De plus en plus d’États africains ont recours à la biométrie électorale, afin d’identifier les électeurs et de renforcer la sécurité et la transparence des scrutins. Permettant de réduire le risque de fraude, la biométrie électorale s’étend sur le continent grâce à des pionniers comme l’homme d’affaires Sidi Mohamed Kagnassi. Nécessaire, elle n’est pas pour autant suffisante, et ne saurait remplacer l’adhésion des citoyens au processus démocratique.

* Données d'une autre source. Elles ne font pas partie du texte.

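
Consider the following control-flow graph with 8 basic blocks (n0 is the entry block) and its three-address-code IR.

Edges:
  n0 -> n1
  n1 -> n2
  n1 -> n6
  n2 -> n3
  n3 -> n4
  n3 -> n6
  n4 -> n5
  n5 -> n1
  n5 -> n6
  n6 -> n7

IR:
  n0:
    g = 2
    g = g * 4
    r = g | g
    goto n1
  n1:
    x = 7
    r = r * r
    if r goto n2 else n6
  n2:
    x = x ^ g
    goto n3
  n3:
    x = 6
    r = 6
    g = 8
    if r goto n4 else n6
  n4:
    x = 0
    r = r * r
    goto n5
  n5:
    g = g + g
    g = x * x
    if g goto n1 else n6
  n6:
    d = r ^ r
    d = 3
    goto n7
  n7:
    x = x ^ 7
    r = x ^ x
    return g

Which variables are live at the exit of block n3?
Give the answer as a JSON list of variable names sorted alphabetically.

Per-block:
  n0 def {g,r} use ∅
  n1 def {r,x} use {r}
  n2 def {x} use {g,x}
  n3 def {g,r,x} use ∅
  n4 def {r,x} use {r}
  n5 def {g} use {g,x}
  n6 def {d} use {r}
  n7 def {r,x} use {g,x}

Liveness:
  n0: in=∅ out={g,r}
  n1: in={g,r} out={g,r,x}
  n2: in={g,x} out=∅
  n3: in=∅ out={g,r,x}
  n4: in={g,r} out={g,r,x}
  n5: in={g,r,x} out={g,r,x}
  n6: in={g,r,x} out={g,x}
  n7: in={g,x} out=∅

live-out(n3) = ["g", "r", "x"]

Answer: ["g", "r", "x"]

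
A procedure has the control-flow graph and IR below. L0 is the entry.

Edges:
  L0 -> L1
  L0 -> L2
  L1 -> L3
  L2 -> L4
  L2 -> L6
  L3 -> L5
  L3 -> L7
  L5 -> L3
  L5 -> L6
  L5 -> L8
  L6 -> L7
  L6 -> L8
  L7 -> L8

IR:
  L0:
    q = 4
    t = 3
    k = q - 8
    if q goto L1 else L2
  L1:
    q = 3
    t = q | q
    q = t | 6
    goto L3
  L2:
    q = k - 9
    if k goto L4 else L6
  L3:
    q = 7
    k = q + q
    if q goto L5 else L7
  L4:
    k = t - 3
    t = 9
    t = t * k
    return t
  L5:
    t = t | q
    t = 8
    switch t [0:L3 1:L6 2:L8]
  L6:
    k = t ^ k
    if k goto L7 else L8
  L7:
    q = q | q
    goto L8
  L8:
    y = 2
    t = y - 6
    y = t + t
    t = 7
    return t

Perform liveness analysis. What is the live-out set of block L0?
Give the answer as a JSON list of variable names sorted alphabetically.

Answer: ["k", "t"]

Working:
def/use:
  L0 def {k,q,t} use ∅
  L1 def {q,t} use ∅
  L2 def {q} use {k}
  L3 def {k,q} use ∅
  L4 def {k,t} use {t}
  L5 def {t} use {q,t}
  L6 def {k} use {k,t}
  L7 def {q} use {q}
  L8 def {t,y} use ∅

Backward fixpoint:
  L0 li=∅ lo={k,t}
  L1 li=∅ lo={t}
  L2 li={k,t} lo={k,q,t}
  L3 li={t} lo={k,q,t}
  L4 li={t} lo=∅
  L5 li={k,q,t} lo={k,q,t}
  L6 li={k,q,t} lo={q}
  L7 li={q} lo=∅
  L8 li=∅ lo=∅

live-out(L0) = ["k", "t"]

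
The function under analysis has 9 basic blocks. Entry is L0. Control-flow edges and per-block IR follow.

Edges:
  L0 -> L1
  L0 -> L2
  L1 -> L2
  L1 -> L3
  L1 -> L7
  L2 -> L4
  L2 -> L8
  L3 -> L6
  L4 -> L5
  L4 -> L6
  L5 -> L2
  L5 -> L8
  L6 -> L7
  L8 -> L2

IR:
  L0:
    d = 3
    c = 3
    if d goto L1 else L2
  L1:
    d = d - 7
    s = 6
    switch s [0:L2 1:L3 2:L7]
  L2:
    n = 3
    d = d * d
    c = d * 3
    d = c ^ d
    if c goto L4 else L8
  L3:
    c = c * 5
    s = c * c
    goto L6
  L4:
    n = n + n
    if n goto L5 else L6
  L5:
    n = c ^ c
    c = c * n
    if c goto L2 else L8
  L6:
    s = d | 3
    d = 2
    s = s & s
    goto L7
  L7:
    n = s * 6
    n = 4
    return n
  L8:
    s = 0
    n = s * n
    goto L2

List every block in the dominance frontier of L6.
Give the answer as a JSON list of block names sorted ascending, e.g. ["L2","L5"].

Answer: ["L7"]

Derivation:
idom tree: L1←L0 L2←L0 L3←L1 L4←L2 L5←L4 L6←L0 L7←L0 L8←L2
Dom∩ at merges:
  L2: preds {L0,L1,L5,L8}: {L0} ∩ {L0,L1} ∩ {L0,L2,L4,L5} ∩ {L0,L2,L8} = {L0}; idom=L0
  L6: preds {L3,L4}: {L0,L1,L3} ∩ {L0,L2,L4} = {L0}; idom=L0
  L7: preds {L1,L6}: {L0,L1} ∩ {L0,L6} = {L0}; idom=L0
  L8: preds {L2,L5}: {L0,L2} ∩ {L0,L2,L4,L5} = {L0,L2}; idom=L2

Frontier:
  L2←L0: walk · to L0
  L2←L1: walk L1 to L0
  L2←L5: walk L5→L4→L2 to L0
  L2←L8: walk L8→L2 to L0
  L6←L3: walk L3→L1 to L0
  L6←L4: walk L4→L2 to L0
  L7←L1: walk L1 to L0
  L7←L6: walk L6 to L0
  L8←L2: walk · to L2
  L8←L5: walk L5→L4 to L2
  DF(L0)=∅
  DF(L1)={L2,L6,L7}
  DF(L2)={L2,L6}
  DF(L3)={L6}
  DF(L4)={L2,L6,L8}
  DF(L5)={L2,L8}
  DF(L6)={L7}
  DF(L7)=∅
  DF(L8)={L2}

DF(L6) = ["L7"]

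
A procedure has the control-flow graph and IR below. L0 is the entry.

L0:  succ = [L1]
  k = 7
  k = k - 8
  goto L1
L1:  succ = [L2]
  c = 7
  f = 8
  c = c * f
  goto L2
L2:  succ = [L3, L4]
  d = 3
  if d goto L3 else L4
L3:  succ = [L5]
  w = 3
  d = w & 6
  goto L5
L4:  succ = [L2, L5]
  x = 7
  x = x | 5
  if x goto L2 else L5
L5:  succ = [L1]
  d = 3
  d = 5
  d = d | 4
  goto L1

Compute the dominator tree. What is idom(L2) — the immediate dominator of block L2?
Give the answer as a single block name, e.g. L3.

idom tree: L1←L0 L2←L1 L3←L2 L4←L2 L5←L2
Dom∩ at merges:
  L1: preds {L0,L5}: {L0} ∩ {L0,L1,L2,L5} = {L0}; idom=L0
  L2: preds {L1,L4}: {L0,L1} ∩ {L0,L1,L2,L4} = {L0,L1}; idom=L1
  L5: preds {L3,L4}: {L0,L1,L2,L3} ∩ {L0,L1,L2,L4} = {L0,L1,L2}; idom=L2

idom(L2) = L1

Answer: L1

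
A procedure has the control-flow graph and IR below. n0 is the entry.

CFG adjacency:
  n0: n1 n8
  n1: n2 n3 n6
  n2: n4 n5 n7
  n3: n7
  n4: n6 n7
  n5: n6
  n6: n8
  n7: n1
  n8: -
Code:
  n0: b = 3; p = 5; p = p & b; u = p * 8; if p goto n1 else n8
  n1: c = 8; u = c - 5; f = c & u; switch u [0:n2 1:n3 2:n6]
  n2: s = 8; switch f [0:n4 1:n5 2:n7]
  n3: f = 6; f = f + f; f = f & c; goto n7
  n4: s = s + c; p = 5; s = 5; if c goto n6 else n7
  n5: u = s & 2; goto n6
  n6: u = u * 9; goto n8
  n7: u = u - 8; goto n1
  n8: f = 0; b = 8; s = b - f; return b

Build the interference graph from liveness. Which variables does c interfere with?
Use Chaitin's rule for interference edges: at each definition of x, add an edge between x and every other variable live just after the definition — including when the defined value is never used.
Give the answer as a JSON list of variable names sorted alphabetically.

Per-block:
  n0 def {b,p,u} use ∅
  n1 def {c,f,u} use ∅
  n2 def {s} use {f}
  n3 def {f} use {c}
  n4 def {p,s} use {c,s}
  n5 def {u} use {s}
  n6 def {u} use {u}
  n7 def {u} use {u}
  n8 def {b,f,s} use ∅

Live sets:
  n0 li=∅ lo=∅
  n1 li=∅ lo={c,f,u}
  n2 li={c,f,u} lo={c,s,u}
  n3 li={c,u} lo={u}
  n4 li={c,s,u} lo={u}
  n5 li={s} lo={u}
  n6 li={u} lo=∅
  n7 li={u} lo=∅
  n8 li=∅ lo=∅

Interfere edges:
  b: {f,p,s}
  c: {f,p,s,u}
  f: {b,c,s,u}
  p: {b,c,u}
  s: {b,c,f,u}
  u: {c,f,p,s}

N(c) = ["f", "p", "s", "u"]

Answer: ["f", "p", "s", "u"]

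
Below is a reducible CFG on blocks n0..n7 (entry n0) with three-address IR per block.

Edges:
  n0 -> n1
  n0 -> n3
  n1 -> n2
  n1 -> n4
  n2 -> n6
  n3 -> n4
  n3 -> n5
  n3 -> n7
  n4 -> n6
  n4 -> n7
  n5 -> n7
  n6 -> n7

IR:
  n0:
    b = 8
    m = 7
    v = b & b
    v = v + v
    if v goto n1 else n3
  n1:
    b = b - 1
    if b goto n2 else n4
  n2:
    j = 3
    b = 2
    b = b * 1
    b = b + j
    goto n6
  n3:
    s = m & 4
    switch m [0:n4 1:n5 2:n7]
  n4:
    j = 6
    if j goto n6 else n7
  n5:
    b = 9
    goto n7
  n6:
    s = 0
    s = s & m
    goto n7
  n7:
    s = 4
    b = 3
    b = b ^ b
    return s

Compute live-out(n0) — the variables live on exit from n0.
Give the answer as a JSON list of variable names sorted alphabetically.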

De plus en plus utilisée, la biométrie électorale séduit en Afrique

Comment garantir le principe de sincérité du vote, quand le principe “un électeur, une voix” n’est pas toujours respecté ? C’est une question que beaucoup d’États se posent, particulièrement en Afrique, où le calendrier électoral est riche de nombreux scrutins. En 2020 et 2021, pas moins de 30 élections présidentielles ou législatives ont eu, ou vont avoir lieu sur le continent africain. Et avec elles la crainte de scrutins pas toujours apaisés : votes d’électeurs fantômes, morts ou étrangers, mauvaise distribution des cartes électorales…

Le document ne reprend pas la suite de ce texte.